Para mi generación y para las generaciones más próximas a la mía, nacidas alrededor de la mitad del siglo xx, aquellas zonas fueron precisamente lo contrario de lo que consigna el titular: no la última, sino la primera trinchera de las ‘Farc’. Allí se formaron, en medio de un complejo proceso político de persecución oficial y de formación de autodefensas campesinas. Para las generaciones que nacieron entre 1940 y 1960, aquel fenómeno se conoció como ‘la violencia’ y está asociado con el asesinato de Gaitán y con el surgimiento de unas guerrillas liberales en el sur del Tolima y en los Llanos Orientales.
El Frente Nacional fue el remedio que el país ensayó para reconquistar la paz. En efecto, logró unos primeros resultados positivos, pero luego se cerró sobre sí mismo y terminó propiciando o legitimando conductas individuales y colectivas muy discutibles: la exclusión de sus críticos de todo ámbito político-administrativo; la defensa ética de la tesis de la combinación de las formas de lucha; la estamentalización de las fuerzas armadas e inclusive su burocratización.
A lo largo del Frente Nacional sólo podían acceder a cargos de representación los liberales y los conservadores. Los comunistas ejercían y reclamaban la democracia durante el día pero practicaban la lucha armada durante la noche, en una contradicción que trajo consecuencias funestas. A los militares se les otorgó el privilegio de definir sus asuntos sin interferencia del poder civil, como si los asuntos militares no fueran también competencia de legisladores y gobernantes.
La burocratización del ejército es algo tan de bulto, que sólo se ha venido corrigiendo desde hace unos dos o tres lustros. Indudablemente el estamento militar ha sido objeto de un saludable proceso de modernización. No de otra manera hubieran sido posibles los avances del país en materia de seguridad. Pero ahora resulta que no están preparados para luchar contra un nuevo y terrible enemigo: su ignorancia geográfica.
En el informe de El Espectador el mayor retirado José Cadena Montenegro, quien preside la Asociación Colombiana de Geógrafos, concluye su texto afirmando sin ningún eufemismo: “Puedo asegurar que la ignorancia de las Fuerzas Armadas en geografía es vergonzosa…eso es mortal cuando se habla de ‘ganar una guerra’ y letal cuando pensamos en el desarrollo del país”.
En cambio la guerrilla se mueve como pez en el agua en las zonas que ocupa. Se les han cortado comunicaciones, contactos, suministros, pero no se ha golpeado su núcleo duro o, si se ha hecho, éste tiene alta capacidad de resistencia. En tales condiciones no se pueden dar partes de victoria. Resulta conveniente recordarlo: en el sur del Tolima no está el último reducto de las ‘Farc’ sino su primera trinchera. La conocen y la recorren hace cincuenta años.
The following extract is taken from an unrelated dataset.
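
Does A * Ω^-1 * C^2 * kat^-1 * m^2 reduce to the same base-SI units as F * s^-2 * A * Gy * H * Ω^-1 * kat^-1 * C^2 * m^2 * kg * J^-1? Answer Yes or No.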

Semejantes afirmaciones hacen pensar que la aparente neutralización de la lucha contra los grupos ilegales puede tener su explicación en esa ignorancia geográfica. Vale la pena establecer hasta dónde sea esa una explicación para hechos como el reciente asesinato de los ediles de Sumapaz y la misma ausencia de mejores resultados en el sur del Tolima donde, al parecer se refugia buena parte del secretariado de las ‘Farc. Cuenta Cadena que fue encargado de organizar en la Universidad Militar un postgrado en geografía, pero que ante la ausencia de alumnos –ningún militar se inscribió- tuvo que ser clausurado. Por Dios, sería cómico si no fuera tráfico.
*Ex senador, profesor universitario.